The best thing, if there is a best thing you can do for your own healing journey is to just be open to it taking the time that it takes to the path [00:53:00] that it is meant to take, to unfold in front of you and to be okay with not having all the certainty in the world about where you're going or what it's gonna look like when you get there.

You know? I think that's the, mm-hmm

The hardest part and somehow also the most important part. Yeah.

Antoine: Yeah, absolutely.

I believe that...So, uh. I'm just really looking forward to seeing you on [00:54:00] other platforms out in the world. We need to get you out there more.

Natasha: Mm-hmm.

Antoine: And I think that, uh, I just really want people to, um, I just know how, what a, what a partner you are to our community and I wanna thank the Longmore Institute on Disability for having us.

A lot of people don't know, so I'll just say it again: My name is Antoine Hunter Purple Fire Crow, uh, director of the Urban Jazz Dance Company. It's been a tremendous honor to be able to have this conversation with you, Dr. Natasha Thomas. You're a brilliant, beautiful human being and soul. And uh, I just have to say that for all of you who are watching, um.

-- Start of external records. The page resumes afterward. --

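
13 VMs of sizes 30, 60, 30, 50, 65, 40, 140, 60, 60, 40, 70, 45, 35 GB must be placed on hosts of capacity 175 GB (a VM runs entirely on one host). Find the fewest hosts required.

5

Total = 140 + 70 + 65 + 60 + 60 + 60 + 50 + 45 + 40 + 40 + 35 + 30 + 30 = 725 GB.
Lower bound: ⌈725/175⌉ = 5 hosts.
A packing using 5 hosts:
  host 1: 140 + 35 = 175
  host 2: 70 + 65 + 40 = 175
  host 3: 60 + 60 + 50 = 170
  host 4: 60 + 45 + 40 + 30 = 175
  host 5: 30 = 30
This matches the lower bound, so 5 is optimal.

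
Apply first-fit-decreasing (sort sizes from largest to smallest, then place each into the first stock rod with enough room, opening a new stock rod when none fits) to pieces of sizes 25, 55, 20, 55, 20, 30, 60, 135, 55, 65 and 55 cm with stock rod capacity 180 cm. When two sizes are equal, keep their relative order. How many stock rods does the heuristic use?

Sorted descending: 135, 65, 60, 55, 55, 55, 55, 30, 25, 20, 20.
  135 → stock rod 1 (new)  [load 135/180]
  65 → stock rod 2 (new)  [load 65/180]
  60 → stock rod 2  [load 125/180]
  55 → stock rod 2  [load 180/180]
  55 → stock rod 3 (new)  [load 55/180]
  55 → stock rod 3  [load 110/180]
  55 → stock rod 3  [load 165/180]
  30 → stock rod 1  [load 165/180]
  25 → stock rod 4 (new)  [load 25/180]
  20 → stock rod 4  [load 45/180]
  20 → stock rod 4  [load 65/180]
4 stock rods opened.

4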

Please do go to Instagram, go to their website and don't stop the love here on the chat. Keep it going. Um, and you [00:55:00] know, we're all artists, so monetary support helps too. It's all good. You know, we, uh, need to support each other. Absolutely. So again, thank you so much. Just congratulations. Looking forward to seeing more from you.

Natasha: Thank you. Thank you so much, Antoine.

Antoine: And so I wanna turn it back to Emily. 

Emily (with DCC): Wow. What an amazing hype person that was . That was amazing. Thank you so, so much. Natasha. You brought beautiful. Art and care and healing into our community today. Thank you. Thank you. Purple Fire Crow for your mentorship and your support for this project.

Thank you to our access team for making this program accessible to all of us today. Um, and now a bunch of names for the folks behind the scenes who made this possible. This was presented by the San Francisco Disability [00:56:00] Cultural Center, a collaboration led by lc and Lily Cox Haven of Hope with support from the Paul k Longmore Institute on Disability at San Francisco State University, and it's all made possible thanks to financial contributions from the city of San Francisco's human service agencies.

Department of Disability and Aging Services, so we hope that you'll join us for more programs coming your way soon...And that's it. Thanks everyone for being with us today. Good night.

Antoine: Thank you.

Good night everyone. Love to you all.